Some people spend a long weekend braai’ing… others close a mountain and launch racing cars at it like they’re late for judgment day.
Welcome to the 16th running of the Simola Hillclimb… the loudest reason Knysna’s birds have considered emigration since 2009.
From humble beginnings with 1 500 spectators to a 2025 crowd of 20 244, this Garden Route gem has gone from “local jol” to full-blown international petrol pilgrimage. And not the polite kind. The kind where supercars scream, single-seaters spit fire, and Dik Frik insists his bakkie could “also do that if the turbo was sorted”.
Let’s get something straight… this isn’t just quick. It’s officially the world’s fastest hillclimb.
The 1.9 km stretch up Simola Hill has a current record of 34.161 seconds. From a standing start. At an average speed of 200.228 km/h. Two hundred. Uphill. Which means by the time you’ve said “goeie donner”, Andre Bezuidenhout has already reached the top in his Gould GR55 and is asking for another go.
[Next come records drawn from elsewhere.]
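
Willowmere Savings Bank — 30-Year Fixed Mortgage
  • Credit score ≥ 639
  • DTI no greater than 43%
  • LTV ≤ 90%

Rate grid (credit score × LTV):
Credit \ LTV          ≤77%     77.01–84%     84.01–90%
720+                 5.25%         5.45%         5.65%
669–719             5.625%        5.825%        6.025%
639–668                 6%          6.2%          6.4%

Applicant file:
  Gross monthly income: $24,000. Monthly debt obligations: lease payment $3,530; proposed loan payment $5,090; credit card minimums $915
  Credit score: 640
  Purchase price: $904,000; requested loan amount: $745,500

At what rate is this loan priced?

6.2%

Credit score 640 ≥ 639; Total monthly debts = (3,530 + 5,090 + 915) = 9,535. DTI = 9,535/24,000 = 39.7% ≤ 43%
LTV: 745,500 ÷ 904,000 = 82.5%, within 90% cap
Row: 640 falls in 639–668. Column: 82.5% falls in 77.01–84%. Rate = 6.2%.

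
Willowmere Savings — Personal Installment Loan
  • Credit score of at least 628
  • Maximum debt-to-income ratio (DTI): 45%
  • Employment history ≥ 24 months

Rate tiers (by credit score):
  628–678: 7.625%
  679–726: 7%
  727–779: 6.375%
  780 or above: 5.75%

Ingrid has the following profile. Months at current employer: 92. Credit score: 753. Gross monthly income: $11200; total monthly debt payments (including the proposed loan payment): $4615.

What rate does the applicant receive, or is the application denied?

Credit score 753 ≥ 628 (meets minimum)
DTI: 4,615 ÷ 11,200 = 41.2%, within the 45% cap
Employment 92 ≥ 24 months
All requirements met. Score 753 falls in the 727–779 tier → 6.375%.

Approved at 6.375%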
For perspective, the 1.9 km Goodwood Festival of Speed in the UK… yes, that one with tea, tweed and very British applause… clocks an average record speed of 175 km/h. Impressive. But Simola is basically saying, “Hold my Castle Lager.”
Of course, this madness doesn’t just materialise because someone found a steep road and a stopwatch.
Planning for this thing starts 12 to 18 months before engines even fire. The organising team debriefs the day after each event. No rest. No “see you next year”. Just clipboards, meetings with Motorsport South Africa, emergency services, municipality officials, sponsors… and probably very strong coffee.
By October the year before, changes are being mapped out. Two months before the event, the build begins. And when we say build… we mean transform-a-normal-road-into-a-mini-Formula-1-bunker build.
In 2025 alone, they installed:
- 67 FIA-spec concrete barriers with catch fencing
- Over 7 000 used tyres strapped together with 1.4 km of stainless steel strapping
- 41 apex markers bolted into the tar
- 73 km of additional speed and safety fencing
- 2 153 m² of decks and grandstands with 800 proper seats
- 43 marquees covering 2 587 m²
- 22 pits housing up to 84 cars
- 13 containers for timing, livestream, offices and enough refrigeration to keep the VIP area smiling
This is not a hill. It’s a temporary motorsport city.
Then there are the gladiators.
Classic Car Friday brings 65 competitors across 10 classesfor machinery up to 2005. Proper old-school thunder. Franco Scribante has seven Classic Conqueror titles… seven. At this point the trophy cabinet needs its own postcode.
King of the Hill ups the dosage. Eighty-four competitors. Twenty-five classes. Three categories ranging from road-going saloons and supercars to modified monsters and single-seater sports prototypes that look like they escaped from Le Mans at midnight.
Over three days, there are more than 1 400 timed runs. Warm-ups, practice, qualifying, class finals, Top 10 shootouts… it’s basically motorsport CrossFit.
Andre Bezuidenhout holds six winsin the Single Seater and Sports Prototype category. Scribante has five King of the Hill wins, including two overall titles. JP van der Walt has four in the road-going and supercar division. These okes don’t just attend… they collect silverware like Woolies points.
Behind the scenes, it’s military-level organisation… but with more rev limiters.
- Six full-time and 31 part-time Simola staff.
- 12 Motorsport South Africa officials.
- 14 track marshals across seven marshal points.
- 25 pit lane marshals.
- Seven medical, fire and rescue personnel on site.
- 90 safety and security staff per day.
And that’s before you count the 550-plus mechanics and crew in the pits who treat torque settings like sacred scripture.

Now here’s where it gets properly modern.
Simola didn’t just build a hillclimb… it built a global audience. The livestream, introduced in 2017 and expanded to full three-day coverage since 2019, is beamed to 120 countries.
In 2025 alone, 546 000 viewers tuned in… 54% international, 46% proudly South African. That translated into more than 5.7 million minutes viewed during the event and a staggering 75 million minutes across YouTube and Facebook. Add in over five million website hits in May and millions of “Hillclimb Monsters” video views, and suddenly this little Knysna weekend looks less local and more global spectacle.


And yet… it still keeps its flavour.
There’s the street parade and Fan Fest drawing more than 5 000 spectators. There’s the mix of Ferraris, wild single-seaters, home-built turbo monsters and pristine classics. There’s the mountain air. The sea breeze. The smell of hot brakes, boerewors and skaap tjops.
It’s motorsport wrapped in lifestyle. Fast cars against postcard scenery. Engineering insanity with a side of coastal charm.
From 30 April to 3 May 2026, it all happens again.
Same hill. Bigger bragging rights.
In Knysna, going uphill at 200 km/h isn’t reckless… It’s tradition.